Tourné vers l’avenir, cet ambitieux de 57 ans a de nombreux projets impressionnants en cours. L’un des plus cruciaux est la reconstruction de l’Assemblée nationale du Burkina Faso, à Ouagadougou (l’original a été détruit lors du soulèvement burkinabè de 2014). Conçu comme un bâtiment pyramidal à gradins et à treillis, il abritera une salle de réunion de 127 personnes à l’intérieur, tout en encourageant la congrégation publique informelle à l’extérieur. Le plan directeur devrait également inclure la flore indigène, des espaces d’exposition, des cours et un monument à ceux qui ont perdu la vie en signe de protestation contre l’ancien régime.

Un autre projet majeur actuellement en construction est l’Assemblée nationale du Bénin, à Porto-Novo (République du Bénin). Situé dans un parc public, le design s’inspire à nouveau du baobab. Alors que le parlement se réunit à l’intérieur, les citoyens peuvent se rassembler sous la vaste ombre à la base du bâtiment.

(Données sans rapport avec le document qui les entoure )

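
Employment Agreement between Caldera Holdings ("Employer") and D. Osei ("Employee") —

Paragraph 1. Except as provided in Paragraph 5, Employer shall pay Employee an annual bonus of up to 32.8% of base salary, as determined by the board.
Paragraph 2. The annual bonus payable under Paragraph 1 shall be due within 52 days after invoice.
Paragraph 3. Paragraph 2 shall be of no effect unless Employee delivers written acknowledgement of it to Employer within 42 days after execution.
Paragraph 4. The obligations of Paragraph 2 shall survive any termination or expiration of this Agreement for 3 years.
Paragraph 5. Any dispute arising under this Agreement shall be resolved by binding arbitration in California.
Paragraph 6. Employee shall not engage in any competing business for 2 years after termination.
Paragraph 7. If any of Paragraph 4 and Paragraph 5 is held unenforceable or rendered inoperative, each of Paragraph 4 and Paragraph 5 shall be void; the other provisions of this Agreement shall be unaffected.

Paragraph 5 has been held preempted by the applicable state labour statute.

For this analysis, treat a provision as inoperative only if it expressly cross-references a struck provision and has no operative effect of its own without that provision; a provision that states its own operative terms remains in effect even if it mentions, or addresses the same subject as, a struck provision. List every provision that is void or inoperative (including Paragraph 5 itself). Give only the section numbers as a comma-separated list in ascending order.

Paragraph 5 is struck. Although Paragraph 1 refers to Paragraph 5, its operative terms do not depend on Paragraph 5, so it remains in effect. Nothing else in the Agreement is defined by reference to Paragraph 5. Paragraph 7 declares Paragraph 4 and Paragraph 5 mutually dependent; since one of them has fallen, all of them are of no effect. That brings down Paragraph 4 as well. The remainder continues in force under Paragraph 7. That leaves Paragraph 1, Paragraph 2, Paragraph 3, Paragraph 6, and Paragraph 7 in effect.

4, 5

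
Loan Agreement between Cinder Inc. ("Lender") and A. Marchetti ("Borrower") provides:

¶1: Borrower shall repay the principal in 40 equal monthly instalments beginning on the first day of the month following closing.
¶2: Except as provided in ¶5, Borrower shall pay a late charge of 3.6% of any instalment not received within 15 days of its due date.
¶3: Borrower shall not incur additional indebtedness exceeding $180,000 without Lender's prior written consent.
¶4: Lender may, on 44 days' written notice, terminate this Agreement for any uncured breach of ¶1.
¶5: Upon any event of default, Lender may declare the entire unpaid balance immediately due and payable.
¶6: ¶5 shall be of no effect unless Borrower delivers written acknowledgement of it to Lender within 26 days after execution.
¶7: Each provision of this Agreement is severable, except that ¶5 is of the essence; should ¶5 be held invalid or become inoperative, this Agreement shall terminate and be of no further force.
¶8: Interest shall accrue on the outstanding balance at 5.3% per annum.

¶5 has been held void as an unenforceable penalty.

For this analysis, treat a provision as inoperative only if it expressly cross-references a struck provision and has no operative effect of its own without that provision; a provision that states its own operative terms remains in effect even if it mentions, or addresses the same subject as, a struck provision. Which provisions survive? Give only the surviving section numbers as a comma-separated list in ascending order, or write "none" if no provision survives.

none

¶5 is struck. ¶6 has no operative effect of its own apart from ¶5 and is therefore inoperative. ¶7 makes ¶5 an essential term, and ¶5 is the provision held invalid; under ¶7, the entire Agreement is therefore void. No provision of the Agreement survives.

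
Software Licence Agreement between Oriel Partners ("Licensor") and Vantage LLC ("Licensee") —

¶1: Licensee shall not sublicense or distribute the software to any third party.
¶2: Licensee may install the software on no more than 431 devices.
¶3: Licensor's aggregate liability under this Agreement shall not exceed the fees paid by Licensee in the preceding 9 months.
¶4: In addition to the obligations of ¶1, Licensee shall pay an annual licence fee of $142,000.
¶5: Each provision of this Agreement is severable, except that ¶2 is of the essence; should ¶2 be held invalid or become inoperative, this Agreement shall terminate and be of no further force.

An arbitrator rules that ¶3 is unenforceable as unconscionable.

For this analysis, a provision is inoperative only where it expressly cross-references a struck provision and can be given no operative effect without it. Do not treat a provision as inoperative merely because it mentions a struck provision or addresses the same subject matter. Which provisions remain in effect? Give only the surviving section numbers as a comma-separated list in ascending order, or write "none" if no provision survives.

¶3 is struck. No other provision's operative terms depend on ¶3. ¶5 makes ¶2 an essential term, but ¶2 is unaffected, so the severability proviso in ¶5 preserves the remaining provisions. The provisions still in force are ¶1, ¶2, ¶4, and ¶5.

1, 2, 4, 5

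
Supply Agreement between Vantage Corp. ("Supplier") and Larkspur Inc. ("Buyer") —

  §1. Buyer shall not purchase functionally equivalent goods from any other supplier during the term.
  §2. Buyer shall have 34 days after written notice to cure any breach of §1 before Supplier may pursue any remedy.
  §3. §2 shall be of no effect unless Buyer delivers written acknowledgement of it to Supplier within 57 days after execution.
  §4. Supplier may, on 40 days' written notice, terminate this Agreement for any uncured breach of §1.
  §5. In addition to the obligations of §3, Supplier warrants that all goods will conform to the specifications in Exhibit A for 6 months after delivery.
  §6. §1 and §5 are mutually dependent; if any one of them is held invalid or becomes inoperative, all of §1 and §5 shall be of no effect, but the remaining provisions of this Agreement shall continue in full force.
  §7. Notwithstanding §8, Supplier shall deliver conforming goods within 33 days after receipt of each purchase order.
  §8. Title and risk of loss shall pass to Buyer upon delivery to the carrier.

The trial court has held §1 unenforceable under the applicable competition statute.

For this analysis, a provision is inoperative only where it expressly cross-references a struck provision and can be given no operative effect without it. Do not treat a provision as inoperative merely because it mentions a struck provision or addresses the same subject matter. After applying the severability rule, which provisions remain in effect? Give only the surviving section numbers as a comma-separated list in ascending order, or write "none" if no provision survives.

6, 7, 8

§1 is struck. §2 merely fixes the cure period for breach of §1; with §1 gone it has nothing to operate on and falls away. §4 has no operative effect of its own apart from §1 and is therefore inoperative. §3 has no operative effect of its own apart from §2 and is therefore inoperative. §6 declares §1 and §5 mutually dependent; since one of them has fallen, all of them are of no effect. That brings down §5 as well. The remainder continues in force under §6. That leaves §6, §7, and §8 in effect.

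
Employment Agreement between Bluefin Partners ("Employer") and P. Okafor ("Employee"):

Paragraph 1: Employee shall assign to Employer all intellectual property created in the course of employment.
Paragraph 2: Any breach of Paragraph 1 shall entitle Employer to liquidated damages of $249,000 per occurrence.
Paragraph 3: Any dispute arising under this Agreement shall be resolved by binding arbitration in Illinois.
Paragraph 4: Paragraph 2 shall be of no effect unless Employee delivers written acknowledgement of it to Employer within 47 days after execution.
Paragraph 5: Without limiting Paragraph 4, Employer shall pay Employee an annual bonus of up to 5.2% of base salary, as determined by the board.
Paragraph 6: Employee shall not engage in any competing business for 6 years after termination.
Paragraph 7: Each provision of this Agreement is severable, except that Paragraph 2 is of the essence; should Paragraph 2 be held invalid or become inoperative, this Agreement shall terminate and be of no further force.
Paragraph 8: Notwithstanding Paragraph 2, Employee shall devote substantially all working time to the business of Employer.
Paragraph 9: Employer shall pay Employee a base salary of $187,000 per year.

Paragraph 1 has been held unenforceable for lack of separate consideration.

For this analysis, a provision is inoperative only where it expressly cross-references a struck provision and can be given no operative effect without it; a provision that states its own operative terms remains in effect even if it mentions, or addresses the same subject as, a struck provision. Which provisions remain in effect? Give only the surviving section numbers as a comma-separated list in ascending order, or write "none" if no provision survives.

Paragraph 1 is struck. Paragraph 2 has no operative effect of its own apart from Paragraph 1 and is therefore inoperative. The only function of Paragraph 4 is the acknowledgement condition for Paragraph 2, so it cannot stand once Paragraph 2 is removed. Paragraph 7 makes Paragraph 2 an essential term, and Paragraph 2 has been rendered inoperative by the cascade; under Paragraph 7, the entire Agreement is therefore void. No provision of the Agreement survives.

none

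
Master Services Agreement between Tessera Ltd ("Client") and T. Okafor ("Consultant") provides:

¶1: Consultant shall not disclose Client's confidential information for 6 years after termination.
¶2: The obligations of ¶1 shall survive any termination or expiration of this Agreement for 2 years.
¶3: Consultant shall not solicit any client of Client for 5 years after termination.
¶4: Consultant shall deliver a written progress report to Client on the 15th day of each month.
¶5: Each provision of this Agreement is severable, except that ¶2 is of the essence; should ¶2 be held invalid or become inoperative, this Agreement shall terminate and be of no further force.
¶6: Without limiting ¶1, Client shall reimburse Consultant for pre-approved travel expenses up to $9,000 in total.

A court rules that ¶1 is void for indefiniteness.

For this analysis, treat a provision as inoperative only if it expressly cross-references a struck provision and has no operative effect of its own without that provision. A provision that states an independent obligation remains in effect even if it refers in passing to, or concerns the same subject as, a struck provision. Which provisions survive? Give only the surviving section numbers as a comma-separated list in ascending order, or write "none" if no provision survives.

¶1 is struck. ¶2 has no operative effect of its own apart from ¶1 and is therefore inoperative. ¶5 makes ¶2 an essential term, and ¶2 has been rendered inoperative by the cascade; under ¶5, the entire Agreement is therefore void. No provision of the Agreement survives.

none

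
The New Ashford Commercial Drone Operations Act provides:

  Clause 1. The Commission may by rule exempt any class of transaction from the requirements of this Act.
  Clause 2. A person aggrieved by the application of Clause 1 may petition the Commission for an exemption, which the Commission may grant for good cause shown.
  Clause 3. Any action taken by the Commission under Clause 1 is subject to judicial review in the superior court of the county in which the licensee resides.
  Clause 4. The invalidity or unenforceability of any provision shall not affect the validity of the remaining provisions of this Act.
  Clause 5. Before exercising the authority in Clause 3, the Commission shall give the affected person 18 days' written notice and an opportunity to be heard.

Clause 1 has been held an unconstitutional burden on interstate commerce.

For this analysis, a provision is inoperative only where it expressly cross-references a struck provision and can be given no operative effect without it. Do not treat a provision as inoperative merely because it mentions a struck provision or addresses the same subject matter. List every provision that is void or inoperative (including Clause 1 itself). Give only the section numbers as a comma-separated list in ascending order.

1, 2, 3, 5

Clause 1 is struck. Clause 2 merely fixes the exemption procedure for Clause 1; with Clause 1 gone it has nothing to operate on and falls away. Clause 3 operates only by reference to Clause 1, so it falls with Clause 1. The only function of Clause 5 is the notice-and-hearing requirement for Clause 3, so it cannot stand once Clause 3 is removed. Under the severability clause in Clause 4, the remaining provisions continue in force. Only Clause 4 remains in effect.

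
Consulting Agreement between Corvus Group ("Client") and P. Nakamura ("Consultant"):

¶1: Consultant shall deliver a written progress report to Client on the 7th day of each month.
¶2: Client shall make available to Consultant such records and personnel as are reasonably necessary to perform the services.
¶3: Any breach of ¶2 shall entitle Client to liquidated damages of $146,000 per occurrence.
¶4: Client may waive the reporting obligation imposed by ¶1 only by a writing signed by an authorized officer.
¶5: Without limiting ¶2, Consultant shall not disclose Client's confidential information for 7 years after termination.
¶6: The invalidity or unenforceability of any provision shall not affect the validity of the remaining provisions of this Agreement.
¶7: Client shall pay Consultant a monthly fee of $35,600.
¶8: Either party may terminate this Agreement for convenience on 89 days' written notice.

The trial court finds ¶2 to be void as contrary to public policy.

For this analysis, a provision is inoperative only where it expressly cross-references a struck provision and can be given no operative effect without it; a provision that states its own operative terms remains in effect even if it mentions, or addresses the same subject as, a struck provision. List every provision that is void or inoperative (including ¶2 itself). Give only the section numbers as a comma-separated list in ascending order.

2, 3

¶2 is struck. ¶3 does nothing except set the liquidated-damages amount by reference to ¶2; with ¶2 gone it has no independent effect and is inoperative. Although ¶5 refers to ¶2, its operative terms do not depend on ¶2, so it remains in effect. Under the severability clause in ¶6, the remaining provisions continue in force. That leaves ¶1, ¶4, ¶5, ¶6, ¶7, and ¶8 in effect.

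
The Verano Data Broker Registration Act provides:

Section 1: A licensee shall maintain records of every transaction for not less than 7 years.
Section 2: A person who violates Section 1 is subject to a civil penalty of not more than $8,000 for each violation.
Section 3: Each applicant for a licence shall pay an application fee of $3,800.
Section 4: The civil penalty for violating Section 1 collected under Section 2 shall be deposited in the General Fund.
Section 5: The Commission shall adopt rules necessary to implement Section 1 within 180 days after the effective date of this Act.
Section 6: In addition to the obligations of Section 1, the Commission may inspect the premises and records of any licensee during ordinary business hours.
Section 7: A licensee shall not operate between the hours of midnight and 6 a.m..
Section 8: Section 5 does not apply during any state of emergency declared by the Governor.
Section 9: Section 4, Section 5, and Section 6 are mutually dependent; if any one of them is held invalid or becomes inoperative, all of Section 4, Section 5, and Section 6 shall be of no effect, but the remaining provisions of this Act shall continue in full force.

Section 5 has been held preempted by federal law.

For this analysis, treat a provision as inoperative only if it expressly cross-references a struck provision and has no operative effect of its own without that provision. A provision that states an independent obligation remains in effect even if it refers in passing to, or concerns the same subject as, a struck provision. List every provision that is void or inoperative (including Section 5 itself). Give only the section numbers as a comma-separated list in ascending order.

4, 5, 6, 8

Section 5 is struck. Section 8 operates only by reference to Section 5, so it falls with Section 5. Section 9 declares Section 4, Section 5, and Section 6 mutually dependent; since one of them has fallen, all of them are of no effect. That brings down Section 4 and Section 6 as well. The remainder continues in force under Section 9. That leaves Section 1, Section 2, Section 3, Section 7, and Section 9 in effect.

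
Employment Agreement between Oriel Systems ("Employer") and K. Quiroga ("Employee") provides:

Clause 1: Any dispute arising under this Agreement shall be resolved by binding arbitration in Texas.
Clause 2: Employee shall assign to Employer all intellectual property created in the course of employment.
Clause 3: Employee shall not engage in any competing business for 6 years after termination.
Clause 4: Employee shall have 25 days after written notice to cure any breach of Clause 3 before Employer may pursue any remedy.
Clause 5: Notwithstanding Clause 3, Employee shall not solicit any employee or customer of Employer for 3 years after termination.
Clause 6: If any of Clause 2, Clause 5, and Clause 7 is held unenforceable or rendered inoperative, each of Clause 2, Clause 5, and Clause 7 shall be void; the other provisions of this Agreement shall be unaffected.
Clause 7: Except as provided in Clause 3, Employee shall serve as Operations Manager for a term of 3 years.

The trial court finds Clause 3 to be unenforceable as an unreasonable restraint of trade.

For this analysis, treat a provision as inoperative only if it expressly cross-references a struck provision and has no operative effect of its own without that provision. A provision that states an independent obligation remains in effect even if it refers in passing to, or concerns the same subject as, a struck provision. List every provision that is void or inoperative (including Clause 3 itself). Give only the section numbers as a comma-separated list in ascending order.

Clause 3 is struck. The only function of Clause 4 is the cure period for breach of Clause 3, so it cannot stand once Clause 3 is removed. Clause 7 mentions Clause 3 but its own obligation stands independently of Clause 3, so Clause 7 is not affected. Although Clause 5 refers to Clause 3, its operative terms do not depend on Clause 3, so it remains in effect. Clause 6 ties Clause 2, Clause 5, and Clause 7 together, but none of those is affected here; the remaining provisions continue in force under Clause 6. The provisions still in force are Clause 1, Clause 2, Clause 5, Clause 6, and Clause 7.

3, 4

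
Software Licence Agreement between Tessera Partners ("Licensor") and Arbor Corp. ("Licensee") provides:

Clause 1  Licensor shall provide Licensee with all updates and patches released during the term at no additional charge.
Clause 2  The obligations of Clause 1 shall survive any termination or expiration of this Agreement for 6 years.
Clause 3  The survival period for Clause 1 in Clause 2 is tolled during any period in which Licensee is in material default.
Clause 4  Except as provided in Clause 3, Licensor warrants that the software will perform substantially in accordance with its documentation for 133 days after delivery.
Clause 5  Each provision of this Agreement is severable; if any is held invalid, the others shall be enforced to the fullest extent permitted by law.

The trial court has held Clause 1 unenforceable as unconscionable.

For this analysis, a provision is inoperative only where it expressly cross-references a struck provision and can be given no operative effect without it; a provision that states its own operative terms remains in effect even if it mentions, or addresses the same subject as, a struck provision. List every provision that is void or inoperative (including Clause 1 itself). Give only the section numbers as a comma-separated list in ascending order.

Clause 1 is struck. Clause 2 has no operative effect of its own apart from Clause 1 and is therefore inoperative. The whole of Clause 3 is the tolling of the survival period for Clause 1, defined by reference to Clause 2, so Clause 3 cannot stand once Clause 2 is removed. Clause 4 mentions Clause 3 but its own obligation stands independently of Clause 3, so Clause 4 is not affected. Clause 5 is a severability clause and preserves every provision that can still be given independent effect. Clause 4 and Clause 5 remain in effect.

1, 2, 3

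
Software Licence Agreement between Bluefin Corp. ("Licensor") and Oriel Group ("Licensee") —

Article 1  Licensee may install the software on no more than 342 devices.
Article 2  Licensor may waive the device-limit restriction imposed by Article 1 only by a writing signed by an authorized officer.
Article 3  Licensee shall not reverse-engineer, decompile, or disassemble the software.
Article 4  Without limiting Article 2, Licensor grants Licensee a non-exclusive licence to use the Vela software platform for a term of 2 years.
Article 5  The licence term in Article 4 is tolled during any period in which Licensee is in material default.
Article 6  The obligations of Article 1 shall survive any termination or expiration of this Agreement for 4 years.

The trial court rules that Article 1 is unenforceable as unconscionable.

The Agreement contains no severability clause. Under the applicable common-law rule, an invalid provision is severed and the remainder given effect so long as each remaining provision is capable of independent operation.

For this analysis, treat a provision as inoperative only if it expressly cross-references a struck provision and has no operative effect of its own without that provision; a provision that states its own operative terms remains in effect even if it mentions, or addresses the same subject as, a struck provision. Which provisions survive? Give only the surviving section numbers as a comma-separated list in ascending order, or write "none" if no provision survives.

3, 4, 5

Article 1 is struck. Article 2 merely fixes the waiver condition for Article 1; with Article 1 gone it has nothing to operate on and falls away. Article 6 operates only by reference to Article 1, so it falls with Article 1. Although Article 4 refers to Article 2, its operative terms do not depend on Article 2, so it remains in effect. Under the stated default rule, only provisions that cannot operate independently fall away; the rest are enforced. Article 3, Article 4, and Article 5 remain in effect.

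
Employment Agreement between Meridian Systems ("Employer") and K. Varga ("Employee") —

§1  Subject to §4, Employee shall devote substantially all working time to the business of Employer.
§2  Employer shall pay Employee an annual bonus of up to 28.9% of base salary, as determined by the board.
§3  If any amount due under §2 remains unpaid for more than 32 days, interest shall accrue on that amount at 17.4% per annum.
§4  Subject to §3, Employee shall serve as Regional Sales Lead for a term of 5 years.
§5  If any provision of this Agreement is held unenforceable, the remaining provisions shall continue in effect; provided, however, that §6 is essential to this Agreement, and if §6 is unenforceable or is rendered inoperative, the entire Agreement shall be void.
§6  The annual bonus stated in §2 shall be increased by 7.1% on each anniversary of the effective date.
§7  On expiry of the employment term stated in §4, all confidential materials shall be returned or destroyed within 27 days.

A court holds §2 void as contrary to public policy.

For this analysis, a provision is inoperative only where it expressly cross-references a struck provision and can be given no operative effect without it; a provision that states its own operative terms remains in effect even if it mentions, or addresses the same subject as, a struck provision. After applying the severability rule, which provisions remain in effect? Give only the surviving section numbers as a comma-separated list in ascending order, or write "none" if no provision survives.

none

§2 is struck. §3 operates only by reference to §2, so it falls with §2. §6 does nothing except set the escalation of the annual bonus by reference to §2; with §2 gone it has no independent effect and is inoperative. §5 makes §6 an essential term, and §6 has been rendered inoperative by the cascade; under §5, the entire Agreement is therefore void. No provision of the Agreement survives.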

On dit que l’ensemble de l’œuvre de Francis Kéré démontre la puissance de la matérialité enracinée dans le lieu. Ses bâtiments concernent les communautés, mais il est également important de noter que l’autonomisation et la transformation des communautés par l’architecture sont étroitement liées à l’engagement de Francis envers la justice sociale et l’engagement.

« J’espère changer de paradigme, pousser les gens à rêver et à prendre des risques », dit-il. « Ce n’est pas parce qu’on est riche qu’il faut gaspiller du matériel. Ce n’est pas parce que vous êtes pauvre qu’il ne faut pas essayer de créer de la qualité. Tout le monde mérite la qualité, tout le monde mérite le luxe et tout le monde mérite le confort. Nous sommes interdépendants et les préoccupations liées au climat, à la démocratie et à la rareté nous préoccupent tous.